The output of the above invocation would be as follows. Note that comments would also be preserved but are removed for brevity.

<div class="card">
  <div style="font-size: larger">Example Mustache usage</div>
  <div style="color: blueviolet">You have set the text color to blueviolet</div>
  <p>

    You have set <code>show</code> to false.
  </p>
  <p>Name: Shiroko</p>
  <p>Age: 17</p>
    <div class="item">Apple: $3 each</div>
    <div class="item">Banana: $1 each</div>
    <div class="item">Orange: $2 each</div>
</div>
<style>
.card {
	width: 100%;
}
.item {
	padding-left: 4px;
}
</style>
<script>
console.log('Hello world!');
</script>

Because JSON strings have strict syntactical requirements, it's recommended to use an auxiliary template to construct the JSON string. See Miraheze Dev Wiki's Json module for an example.

• Variables: {{variable}}
• Filters: {{ variable|filter-name }} (see Security for available filters)
• Sections (essentially #if): {{#section}}...{{/section}}
• Inverted sections: {{^section}}...{{/section}}
• Comments: {{! comment }}
• Dotted names for nested access: {{user.name}}
• Loops over arrays: {{#items}}...{{/items}}

The Mustache extension provides a Lua library mw.ext.mustache that allows Scribunto modules to render Mustache templates programmatically. This is more ergonomic than producing JSON data.

To use the Lua library, invoke the render function with the page name and a Lua table containing the data. For example, to use Mustache:Card, write the following in a Lua function.

local data = {
    title = "Example",
    person = {
    	name = "Shiroko",
    	age = 17
    },
    items = {
    	{ name = "Banana", value = "$2" },
    },
}
local result = mw.ext.mustache.render("Card", data)
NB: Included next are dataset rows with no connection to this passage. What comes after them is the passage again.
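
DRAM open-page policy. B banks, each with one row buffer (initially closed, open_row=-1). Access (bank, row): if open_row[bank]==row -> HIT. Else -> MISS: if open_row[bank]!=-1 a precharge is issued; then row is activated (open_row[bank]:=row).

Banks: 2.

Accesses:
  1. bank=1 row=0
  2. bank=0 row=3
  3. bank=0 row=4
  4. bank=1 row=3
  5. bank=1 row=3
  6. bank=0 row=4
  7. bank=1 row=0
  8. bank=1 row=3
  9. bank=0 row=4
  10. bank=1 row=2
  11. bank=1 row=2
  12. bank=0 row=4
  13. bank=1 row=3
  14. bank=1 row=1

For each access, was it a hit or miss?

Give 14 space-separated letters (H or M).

Acc 1: bank1 row0 -> MISS (open row0); precharges=0
Acc 2: bank0 row3 -> MISS (open row3); precharges=0
Acc 3: bank0 row4 -> MISS (open row4); precharges=1
Acc 4: bank1 row3 -> MISS (open row3); precharges=2
Acc 5: bank1 row3 -> HIT
Acc 6: bank0 row4 -> HIT
Acc 7: bank1 row0 -> MISS (open row0); precharges=3
Acc 8: bank1 row3 -> MISS (open row3); precharges=4
Acc 9: bank0 row4 -> HIT
Acc 10: bank1 row2 -> MISS (open row2); precharges=5
Acc 11: bank1 row2 -> HIT
Acc 12: bank0 row4 -> HIT
Acc 13: bank1 row3 -> MISS (open row3); precharges=6
Acc 14: bank1 row1 -> MISS (open row1); precharges=7

Answer: M M M M H H M M H M H H M M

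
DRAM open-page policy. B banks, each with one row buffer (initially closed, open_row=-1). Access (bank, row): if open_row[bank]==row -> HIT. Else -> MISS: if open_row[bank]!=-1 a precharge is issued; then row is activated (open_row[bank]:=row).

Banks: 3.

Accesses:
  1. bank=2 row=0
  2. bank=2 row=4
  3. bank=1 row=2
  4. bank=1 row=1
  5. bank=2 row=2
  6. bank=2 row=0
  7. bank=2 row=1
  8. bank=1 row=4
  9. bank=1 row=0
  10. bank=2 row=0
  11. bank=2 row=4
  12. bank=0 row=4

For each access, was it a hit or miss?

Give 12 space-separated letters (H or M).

Answer: M M M M M M M M M M M M

Derivation:
Acc 1: bank2 row0 -> MISS (open row0); precharges=0
Acc 2: bank2 row4 -> MISS (open row4); precharges=1
Acc 3: bank1 row2 -> MISS (open row2); precharges=1
Acc 4: bank1 row1 -> MISS (open row1); precharges=2
Acc 5: bank2 row2 -> MISS (open row2); precharges=3
Acc 6: bank2 row0 -> MISS (open row0); precharges=4
Acc 7: bank2 row1 -> MISS (open row1); precharges=5
Acc 8: bank1 row4 -> MISS (open row4); precharges=6
Acc 9: bank1 row0 -> MISS (open row0); precharges=7
Acc 10: bank2 row0 -> MISS (open row0); precharges=8
Acc 11: bank2 row4 -> MISS (open row4); precharges=9
Acc 12: bank0 row4 -> MISS (open row4); precharges=9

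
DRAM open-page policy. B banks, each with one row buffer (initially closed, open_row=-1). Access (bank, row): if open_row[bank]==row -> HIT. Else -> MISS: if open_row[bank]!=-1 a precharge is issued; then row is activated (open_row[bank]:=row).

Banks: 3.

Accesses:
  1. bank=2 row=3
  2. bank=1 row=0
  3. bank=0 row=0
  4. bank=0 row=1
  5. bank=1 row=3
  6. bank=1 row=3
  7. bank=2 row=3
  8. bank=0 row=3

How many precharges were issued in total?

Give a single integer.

Acc 1: bank2 row3 -> MISS (open row3); precharges=0
Acc 2: bank1 row0 -> MISS (open row0); precharges=0
Acc 3: bank0 row0 -> MISS (open row0); precharges=0
Acc 4: bank0 row1 -> MISS (open row1); precharges=1
Acc 5: bank1 row3 -> MISS (open row3); precharges=2
Acc 6: bank1 row3 -> HIT
Acc 7: bank2 row3 -> HIT
Acc 8: bank0 row3 -> MISS (open row3); precharges=3

Answer: 3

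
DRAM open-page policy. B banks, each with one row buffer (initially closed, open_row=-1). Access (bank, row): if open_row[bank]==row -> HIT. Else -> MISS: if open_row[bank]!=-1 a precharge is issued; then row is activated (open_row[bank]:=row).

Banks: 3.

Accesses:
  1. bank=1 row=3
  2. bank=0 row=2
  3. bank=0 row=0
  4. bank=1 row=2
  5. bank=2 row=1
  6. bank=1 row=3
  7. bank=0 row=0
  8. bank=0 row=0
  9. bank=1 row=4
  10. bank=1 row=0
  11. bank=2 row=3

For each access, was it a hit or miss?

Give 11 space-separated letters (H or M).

Acc 1: bank1 row3 -> MISS (open row3); precharges=0
Acc 2: bank0 row2 -> MISS (open row2); precharges=0
Acc 3: bank0 row0 -> MISS (open row0); precharges=1
Acc 4: bank1 row2 -> MISS (open row2); precharges=2
Acc 5: bank2 row1 -> MISS (open row1); precharges=2
Acc 6: bank1 row3 -> MISS (open row3); precharges=3
Acc 7: bank0 row0 -> HIT
Acc 8: bank0 row0 -> HIT
Acc 9: bank1 row4 -> MISS (open row4); precharges=4
Acc 10: bank1 row0 -> MISS (open row0); precharges=5
Acc 11: bank2 row3 -> MISS (open row3); precharges=6

Answer: M M M M M M H H M M M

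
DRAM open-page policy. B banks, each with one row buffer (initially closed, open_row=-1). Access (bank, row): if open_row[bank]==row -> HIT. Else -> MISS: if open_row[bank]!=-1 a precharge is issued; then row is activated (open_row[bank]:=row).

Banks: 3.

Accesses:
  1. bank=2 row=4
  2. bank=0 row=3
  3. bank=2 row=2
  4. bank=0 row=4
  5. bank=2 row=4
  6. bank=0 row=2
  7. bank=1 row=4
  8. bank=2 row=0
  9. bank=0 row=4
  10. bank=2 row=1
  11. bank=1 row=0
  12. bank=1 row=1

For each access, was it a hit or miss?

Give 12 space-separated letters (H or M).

Answer: M M M M M M M M M M M M

Derivation:
Acc 1: bank2 row4 -> MISS (open row4); precharges=0
Acc 2: bank0 row3 -> MISS (open row3); precharges=0
Acc 3: bank2 row2 -> MISS (open row2); precharges=1
Acc 4: bank0 row4 -> MISS (open row4); precharges=2
Acc 5: bank2 row4 -> MISS (open row4); precharges=3
Acc 6: bank0 row2 -> MISS (open row2); precharges=4
Acc 7: bank1 row4 -> MISS (open row4); precharges=4
Acc 8: bank2 row0 -> MISS (open row0); precharges=5
Acc 9: bank0 row4 -> MISS (open row4); precharges=6
Acc 10: bank2 row1 -> MISS (open row1); precharges=7
Acc 11: bank1 row0 -> MISS (open row0); precharges=8
Acc 12: bank1 row1 -> MISS (open row1); precharges=9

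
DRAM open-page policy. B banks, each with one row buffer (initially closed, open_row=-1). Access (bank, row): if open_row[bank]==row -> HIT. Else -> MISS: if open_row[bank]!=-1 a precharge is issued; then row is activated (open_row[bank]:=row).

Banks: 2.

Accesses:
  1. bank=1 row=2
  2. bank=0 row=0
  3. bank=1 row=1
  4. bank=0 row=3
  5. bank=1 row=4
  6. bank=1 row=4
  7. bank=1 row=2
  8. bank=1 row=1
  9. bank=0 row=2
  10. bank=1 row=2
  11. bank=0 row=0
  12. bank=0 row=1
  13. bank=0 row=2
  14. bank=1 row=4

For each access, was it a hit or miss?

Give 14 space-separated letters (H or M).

Answer: M M M M M H M M M M M M M M

Derivation:
Acc 1: bank1 row2 -> MISS (open row2); precharges=0
Acc 2: bank0 row0 -> MISS (open row0); precharges=0
Acc 3: bank1 row1 -> MISS (open row1); precharges=1
Acc 4: bank0 row3 -> MISS (open row3); precharges=2
Acc 5: bank1 row4 -> MISS (open row4); precharges=3
Acc 6: bank1 row4 -> HIT
Acc 7: bank1 row2 -> MISS (open row2); precharges=4
Acc 8: bank1 row1 -> MISS (open row1); precharges=5
Acc 9: bank0 row2 -> MISS (open row2); precharges=6
Acc 10: bank1 row2 -> MISS (open row2); precharges=7
Acc 11: bank0 row0 -> MISS (open row0); precharges=8
Acc 12: bank0 row1 -> MISS (open row1); precharges=9
Acc 13: bank0 row2 -> MISS (open row2); precharges=10
Acc 14: bank1 row4 -> MISS (open row4); precharges=11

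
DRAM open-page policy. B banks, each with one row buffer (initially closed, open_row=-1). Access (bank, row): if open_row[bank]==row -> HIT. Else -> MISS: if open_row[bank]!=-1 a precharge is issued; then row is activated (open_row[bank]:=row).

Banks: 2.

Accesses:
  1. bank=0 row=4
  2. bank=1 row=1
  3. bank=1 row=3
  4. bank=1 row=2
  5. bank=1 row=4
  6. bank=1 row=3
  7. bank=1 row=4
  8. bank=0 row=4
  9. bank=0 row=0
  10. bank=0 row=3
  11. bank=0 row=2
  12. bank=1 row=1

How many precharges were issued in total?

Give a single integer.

Answer: 9

Derivation:
Acc 1: bank0 row4 -> MISS (open row4); precharges=0
Acc 2: bank1 row1 -> MISS (open row1); precharges=0
Acc 3: bank1 row3 -> MISS (open row3); precharges=1
Acc 4: bank1 row2 -> MISS (open row2); precharges=2
Acc 5: bank1 row4 -> MISS (open row4); precharges=3
Acc 6: bank1 row3 -> MISS (open row3); precharges=4
Acc 7: bank1 row4 -> MISS (open row4); precharges=5
Acc 8: bank0 row4 -> HIT
Acc 9: bank0 row0 -> MISS (open row0); precharges=6
Acc 10: bank0 row3 -> MISS (open row3); precharges=7
Acc 11: bank0 row2 -> MISS (open row2); precharges=8
Acc 12: bank1 row1 -> MISS (open row1); precharges=9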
For detailed security considerations, see the SECURITY.md file.

When creating Mustache templates, it is important to understand how data passed from regular users is handled to avoid cross-site scripting (XSS) attacks. This extension aggressively rejects code patterns that may lead to XSS.

• Special characters are automatically escaped in the default {{variable}} output: &, <, >, and ".
• Raw interpolation using {{{ or {{& is not allowed.
• Variables inside <script> tags must use a js-* filter (js-string or js-identifier). Variables inside <style> tags must use a css-* filter (css-selector or css-value). Templates that violate this are rejected on save.
• Variables in HTML attributes are only allowed for whitelisted attributes: id, class, style, title, alt, name, for, href, src, value, placeholder, width, height, rowspan, colspan, tabindex, data-*, and aria-*. The appropriate filter must be applied: url for href/src, css-value for style, and attribute for all others.

Mustache works with Extension:TemplateSandbox and Extension:CodeEditor. Note that Extension:CodeMirror is currently not supported due to CodeMirror 6 not yet supporting HTML.

• Extension:Widgets. This extension aims to be a substitute for Widgets because some wikifarms refuse to support it citing security reasons.
• Mustache Template extension (Chinese) on Huijiwiki. A proprietary extension that inspired the approaches of this extension.